Visitors to Mirdif City Centre can now experience the thrill of skydiving without leaving the ground. We try iFly
I’m no chicken. I once did a bungee jump for a dare, but the sensation of falling into nothingness and bouncing helplessly by the ankles only made me wish I’d made my last confession beforehand. I decided then that the act of jumping out of an aircraft mid-flight, aka skydiving, was something I could never do. That is until I discovered iFly, which gives you the chance to skydive without actually being in the sky.
At first glance (and at second glance), iFly makes you gawp.
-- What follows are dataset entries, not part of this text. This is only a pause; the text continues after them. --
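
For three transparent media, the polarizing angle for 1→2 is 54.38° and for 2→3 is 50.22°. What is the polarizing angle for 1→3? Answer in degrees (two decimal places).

θ_B ≈ 59.18°

n₂/n₁ = tan 54.38° = 1.3958 and n₃/n₂ = tan 50.22° = 1.2011.
So n₃/n₁ = (n₂/n₁)(n₃/n₂) = 1.3958 × 1.2011 = 1.6764.
θ_B(1→3) = arctan(1.6764) = 59.18°.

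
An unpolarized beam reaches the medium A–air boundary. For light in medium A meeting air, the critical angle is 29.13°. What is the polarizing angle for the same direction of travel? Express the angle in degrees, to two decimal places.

sin θ_c = n₂/n₁, so n₂/n₁ = sin 29.13° = 0.4868.
Brewster: tan θ_B = n₂/n₁ = 0.4868.
θ_B = arctan(0.4868) = 25.96°.

θ_B ≈ 25.96°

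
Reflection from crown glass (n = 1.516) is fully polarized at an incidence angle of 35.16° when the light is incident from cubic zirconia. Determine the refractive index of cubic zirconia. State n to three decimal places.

n ≈ 2.152

Full polarization of the reflected beam means tan θ_B = n₂/n₁, where n₁ is the incident medium (cubic zirconia).
n₁ = n₂ / tan θ_B = 1.516 / tan 35.16° = 2.152.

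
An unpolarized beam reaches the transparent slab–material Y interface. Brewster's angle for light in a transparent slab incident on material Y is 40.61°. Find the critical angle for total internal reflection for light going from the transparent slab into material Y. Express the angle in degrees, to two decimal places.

tan θ_B = n₂/n₁ = tan 40.61° = 0.8574.
Total internal reflection: sin θ_c = n₂/n₁ = 0.8574.
θ_c = arcsin(0.8574) = 59.03°.

θ_c ≈ 59.03°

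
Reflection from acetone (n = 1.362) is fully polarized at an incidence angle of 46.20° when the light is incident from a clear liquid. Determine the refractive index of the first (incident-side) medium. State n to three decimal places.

At the polarizing angle, tan θ_B = n₂/n₁ with n₁ on the incident side (a clear liquid) and n₂ on the transmitted side (acetone).
n₁ = n₂ / tan θ_B = 1.362 / tan 46.20° = 1.306.

n ≈ 1.306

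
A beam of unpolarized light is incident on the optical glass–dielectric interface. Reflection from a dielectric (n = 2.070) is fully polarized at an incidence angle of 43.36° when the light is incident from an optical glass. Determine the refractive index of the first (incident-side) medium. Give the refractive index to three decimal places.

Brewster's law: tan θ_B = n₂/n₁ (light incident in an optical glass, refracted into a dielectric).
n₁ = n₂ / tan θ_B = 2.070 / tan 43.36° = 2.192.

n ≈ 2.192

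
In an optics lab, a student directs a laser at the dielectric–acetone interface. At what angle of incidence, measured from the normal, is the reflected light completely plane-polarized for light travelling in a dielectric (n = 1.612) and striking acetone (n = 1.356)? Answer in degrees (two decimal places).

Brewster's condition: tan θ_B = n₂/n₁ = 1.356/1.612 = 0.8412.
θ_B = arctan(0.8412) = 40.07°.

θ_B ≈ 40.07°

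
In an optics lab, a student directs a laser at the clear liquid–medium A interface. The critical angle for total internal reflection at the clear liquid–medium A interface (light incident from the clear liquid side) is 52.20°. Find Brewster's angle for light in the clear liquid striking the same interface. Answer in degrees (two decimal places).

At the critical angle sin θ_c = n₂/n₁, giving n₂/n₁ = sin 52.20° = 0.7902.
Then tan θ_B = n₂/n₁ = 0.7902, so θ_B = arctan 0.7902 = 38.31°.

θ_B ≈ 38.31°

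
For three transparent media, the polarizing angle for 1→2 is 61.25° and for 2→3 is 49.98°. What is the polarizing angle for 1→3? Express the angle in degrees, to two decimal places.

θ_B ≈ 65.27°

tan θ_B(1→2) = n₂/n₁ = tan 61.25° = 1.8228.
tan θ_B(2→3) = n₃/n₂ = tan 49.98° = 1.1909.
n₃/n₁ = 2.1707. Then tan θ_B(1→3) = n₃/n₁, so θ_B(1→3) = arctan(2.1707) = 65.27°.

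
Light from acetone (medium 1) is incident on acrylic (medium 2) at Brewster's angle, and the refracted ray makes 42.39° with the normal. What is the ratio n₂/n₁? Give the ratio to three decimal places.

θ_B + θ_t = 90°, so θ_B = 90° − 42.39° = 47.61°.
tan θ_B = n₂/n₁, so n₂/n₁ = tan 47.61° = 1.096.

n₂/n₁ ≈ 1.096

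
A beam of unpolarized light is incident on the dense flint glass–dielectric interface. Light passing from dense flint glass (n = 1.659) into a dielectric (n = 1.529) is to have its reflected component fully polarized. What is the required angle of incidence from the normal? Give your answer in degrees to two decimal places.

tan θ_B = n₂/n₁ = 1.529/1.659 = 0.9216. Taking the arctangent, θ_B = 42.66°.

θ_B ≈ 42.66°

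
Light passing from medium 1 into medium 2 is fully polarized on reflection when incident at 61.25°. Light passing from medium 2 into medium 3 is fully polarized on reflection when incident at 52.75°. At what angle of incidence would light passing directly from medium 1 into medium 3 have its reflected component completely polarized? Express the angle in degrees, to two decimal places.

n₂/n₁ = tan 61.25° = 1.8228 and n₃/n₂ = tan 52.75° = 1.3151.
So n₃/n₁ = (n₂/n₁)(n₃/n₂) = 1.8228 × 1.3151 = 2.3971.
θ_B(1→3) = arctan(2.3971) = 67.36°.

θ_B ≈ 67.36°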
Two enormous transparent vertical tubes, powered by industrial wind turbines, give spectators a bird’s eye view of the people inside as they bounce around like gravity-defying lunatics. It’s reminiscent of the scene from 1970s kids’ movie Charlie and the Chocolate Factory, when Charlie and Grandpa Joe help themselves to the fizzy lifting drink. Oh fun, fun, fun!
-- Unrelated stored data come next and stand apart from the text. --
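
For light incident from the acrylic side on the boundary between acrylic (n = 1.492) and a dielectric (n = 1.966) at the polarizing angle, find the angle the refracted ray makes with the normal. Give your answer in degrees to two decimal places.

θ_t ≈ 37.19°

tan θ_B = n₂/n₁ = 1.966/1.492 = 1.3177, so θ_B = 52.81°.
At Brewster's angle the reflected and refracted rays are perpendicular, so θ_t = 90° − θ_B = 90° − 52.81° = 37.19°.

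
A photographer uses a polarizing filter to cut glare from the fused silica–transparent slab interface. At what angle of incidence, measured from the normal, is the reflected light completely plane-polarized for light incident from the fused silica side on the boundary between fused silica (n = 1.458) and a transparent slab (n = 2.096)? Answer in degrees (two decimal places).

Brewster's condition: tan θ_B = n₂/n₁ = 2.096/1.458 = 1.4376.
So θ_B = arctan 1.4376 = 55.18°.

θ_B ≈ 55.18°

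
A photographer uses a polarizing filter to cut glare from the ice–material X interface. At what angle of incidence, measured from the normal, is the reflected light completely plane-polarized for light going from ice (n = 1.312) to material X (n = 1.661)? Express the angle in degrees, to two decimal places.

tan θ_B = n₂/n₁ = 1.661/1.312 = 1.2660.
θ_B = arctan(1.2660) = 51.70°.

θ_B ≈ 51.70°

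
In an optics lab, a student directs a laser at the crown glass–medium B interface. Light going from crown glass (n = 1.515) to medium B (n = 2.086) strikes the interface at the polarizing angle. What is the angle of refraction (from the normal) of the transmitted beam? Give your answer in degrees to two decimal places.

θ_B = arctan(n₂/n₁) = arctan(2.086/1.515) = 54.01°.
At Brewster's angle the reflected and refracted rays are perpendicular, so θ_t = 90° − θ_B = 90° − 54.01° = 35.99°.

θ_t ≈ 35.99°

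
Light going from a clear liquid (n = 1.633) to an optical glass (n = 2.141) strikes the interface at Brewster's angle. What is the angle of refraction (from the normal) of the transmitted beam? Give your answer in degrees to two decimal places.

θ_t ≈ 37.33°

θ_B = arctan(n₂/n₁) = arctan(2.141/1.633) = 52.67°.
At Brewster's angle the reflected and refracted rays are perpendicular, so θ_t = 90° − θ_B = 90° − 52.67° = 37.33°.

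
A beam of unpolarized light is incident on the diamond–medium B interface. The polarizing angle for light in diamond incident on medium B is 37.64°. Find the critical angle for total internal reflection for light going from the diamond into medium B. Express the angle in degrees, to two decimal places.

θ_c ≈ 50.46°

tan θ_B = n₂/n₁ = tan 37.64° = 0.7712.
Total internal reflection: sin θ_c = n₂/n₁ = 0.7712.
θ_c = arcsin(0.7712) = 50.46°.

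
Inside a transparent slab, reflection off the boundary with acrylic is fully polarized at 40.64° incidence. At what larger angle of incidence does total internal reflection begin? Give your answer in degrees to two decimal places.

From Brewster, n₂/n₁ = tan θ_B = tan 40.64° = 0.8583.
Then sin θ_c = n₂/n₁ = 0.8583, so θ_c = arcsin 0.8583 = 59.13°.

θ_c ≈ 59.13°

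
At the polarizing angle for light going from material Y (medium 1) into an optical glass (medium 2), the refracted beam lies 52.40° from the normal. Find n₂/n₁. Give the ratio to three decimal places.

θ_B + θ_t = 90°, so θ_B = 90° − 52.40° = 37.60°.
tan θ_B = n₂/n₁, so n₂/n₁ = tan 37.60° = 0.770.

n₂/n₁ ≈ 0.770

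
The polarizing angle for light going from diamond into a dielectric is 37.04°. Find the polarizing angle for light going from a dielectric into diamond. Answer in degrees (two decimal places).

θ_B' ≈ 52.96°

Reversing the direction swaps n₁ and n₂, so tan θ_B' = 1/tan θ_B and θ_B' = 90° − θ_B.
Hence θ_B' = 90° − 37.04° = 52.96°.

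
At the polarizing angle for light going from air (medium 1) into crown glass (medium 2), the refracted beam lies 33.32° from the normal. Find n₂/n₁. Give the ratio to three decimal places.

n₂/n₁ ≈ 1.521

θ_B + θ_t = 90°, so θ_B = 90° − 33.32° = 56.68°.
Then n₂/n₁ = tan θ_B = tan 56.68° = 1.521.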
After filling out the disclaimer (which states that iFly takes no responsibility for any injuries incurred leaping about inside the wind tunnels), I’m ready to go. I’m so excited about the prospect that I deliberately ignore my distinctly dodgy lower back (iFly does discourage people with such ailments), although I’m later to learn that the rules are there for a reason and are best heeded.
Next up is the pre-flight briefing, a 15-minute lecture on the dos and don’ts and a short film delivered by the typically burly adrenaline junkie instructor, explaining tips on how to enter the tubes safely. We also learn the four essential skydiving hand signals, which communicate: ‘relax’, ‘bend legs’, ‘straighten legs’ and ‘chin up, Charlie’.
Reassuringly, the staff at iFly look and sound as though they’ve just stepped off the set of Point Break. A brief chat reveals that, ‘yeah, dude’, they’re all professional skydivers who are ‘chilled’ to be doing a ‘gig’ that enables them to practise their ‘loops and rolls’ indoors while saving up for the real thing.
So it’s off to the changing rooms to slip into our flying suits and special shoes, removing all jewellery before we don safety helmets, goggles and ear plugs. I’m now a tiny bit nervous. Up close, the roar of the wind turbines is deafening and suddenly I began to wonder if this is such a good idea. But before I know it, I’m being told to enter the tube and launch myself belly first onto the raging gust, which is blowing at a pretty impressive 200mph.
After I manage to stabilise myself – and learn that laughing with my mouth wide open covers my face in gravity-defying saliva – the instructor grabs hold of my suit at the hip and shoulder and takes me 30 feet up into the air. We hover there, bobbing about, cheeks flapping wildly from the G-force and giggling hysterically. We soon descend, only to rise again a few seconds later after he makes sure the in-house camera has captured several decent photos of my experience.
Before I know it, it’s over. Though two minutes doesn’t sound like much, it actually feels a lot longer when you’re in the tube. My legs are shaky and it takes me a few moments to catch my breath. Afterwards my back is worryingly sore, too (luckily the stiffness clears within a day or two).
iFly is, without doubt, a fantastic experience, especially for visitors who think Dubai’s malls have nothing more to offer than shops and giant food courts, although at Dhs195 for adults during peak hours, and Dhs165 off-peak, it doesn’t come cheap. In the small print it also states that tots as young as three can have a go. But remember that while junior may be a daredevil when it comes to launching himself off the sofa, not many three-year-olds follow hand signal instructions or are happy wearing ear plugs, goggles and hard hats. Though it’s very safe (not to mention hilariously addictive), iFly is definitely an activity best suited to big kids.